The "red zone" refers to a six-week period of time between arrival on campus in August and Thanksgiving break in November during which, according to research, perpetrators are most likely to sexually assault students. More than 50% of campus sexual assaults happen during this period of time, mostly between midnight and 6am on Saturday and Sunday mornings, according to the Rape, Abuse & Incest National Network (RAINN). Most campus sexual assault does not take the form of a stranger. According to the Department of Justice, for 90% of victims of sexual assault, the perpetrator is a friend or an acquaintance. Further, research indicates that alcohol typically has been consumed by the perpetrator, the victim, the perpetrator, or both.

  • We can take steps together to be a RESPONSIVE bystander.

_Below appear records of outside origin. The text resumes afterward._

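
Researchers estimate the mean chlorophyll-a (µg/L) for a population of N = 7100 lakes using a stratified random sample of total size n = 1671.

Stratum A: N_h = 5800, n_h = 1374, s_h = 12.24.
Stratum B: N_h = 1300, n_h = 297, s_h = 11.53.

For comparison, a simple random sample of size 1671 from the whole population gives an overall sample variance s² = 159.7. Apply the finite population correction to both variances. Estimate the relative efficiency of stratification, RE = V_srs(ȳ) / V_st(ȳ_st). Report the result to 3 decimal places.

RE ≈ 1.089

V̂(ȳ_st) = Σ W_h² (1 − n_h/N_h) s_h²/n_h, with W_h = N_h/N and N = 7100:
  stratum A: (5800/7100)²·(1 − 1374/5800)·12.24²/1374 = 0.0555263
  stratum B: (1300/7100)²·(1 − 297/1300)·11.53²/297 = 0.0115779
V_st = 0.0671042
V_srs = (1 − 1671/7100)·159.7/1671 = 0.0730786
Relative efficiency = V_srs / V_st = 0.0730786/0.0671042 = 1.0890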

    1. Notice something is happening-you are not a bystander unless you notice that something is happening. 
    2. Correctly interpret the situation-don’t get hung up on this step.  This is when we see something and think “maybe I don’t know the whole situation” or “maybe they know each other.”  If something makes you uncomfortable, it most likely is making others uncomfortable too.  
    3. Assume responsibility-This is an important step.  We often think somebody else will do something or other people will intervene.  If we all think this way then nobody will do anything.  It is important to assume responsibility when you see something. 
    4. Decide what to do-there are many ways you can intervene.  You can always create a distraction: spill a drink on someone, ask if their car is being towed, ask someone where the bathroom is or to go outside with you.  You can also get friends together to go say something with you.  You could find the host of the party, or a friend of someone that is involved in the situation.  If you ever feel like your safety is threatened then you could always call the police. 
    5. Taking action - Intervene by confronting, distracting, enforce others to help, start a conversation, check in with the victim.
      1. Taking Action: In the moment
        • Interrupt the behavior
        • Use body language to show disapproval
        • Publicly support aggrieved person/potential victim
        • Use humor
        • Use a distraction
        • Call 911
        • Ask others for help
      2. Taking Action: In the moment
        • Talk privately with person 
        • Talk with a professor, advisor, coach, etc. 
        • Report the incident
        • Privately support potential victim/aggrieved person
  • Learn more about consent and alcohol bystander intervention through scheduling our presentations.

    The Bystander Intervention presentation will help students gain the skills and confidence to speak up and help reduce the potential for alcohol related injuries or violence.

    The Yes Means Yes: Getting Consent presentation is an interactive discussion based program that reviews acquaintance rape scenarios and emphasizes the importance of explicit verbal consent in sexual relationships.

    Learn more about our presentations on our request a presentation webpage today.



Students have the right to learn and live at Texas State free from sexual harassment, sexual assault and dating violence.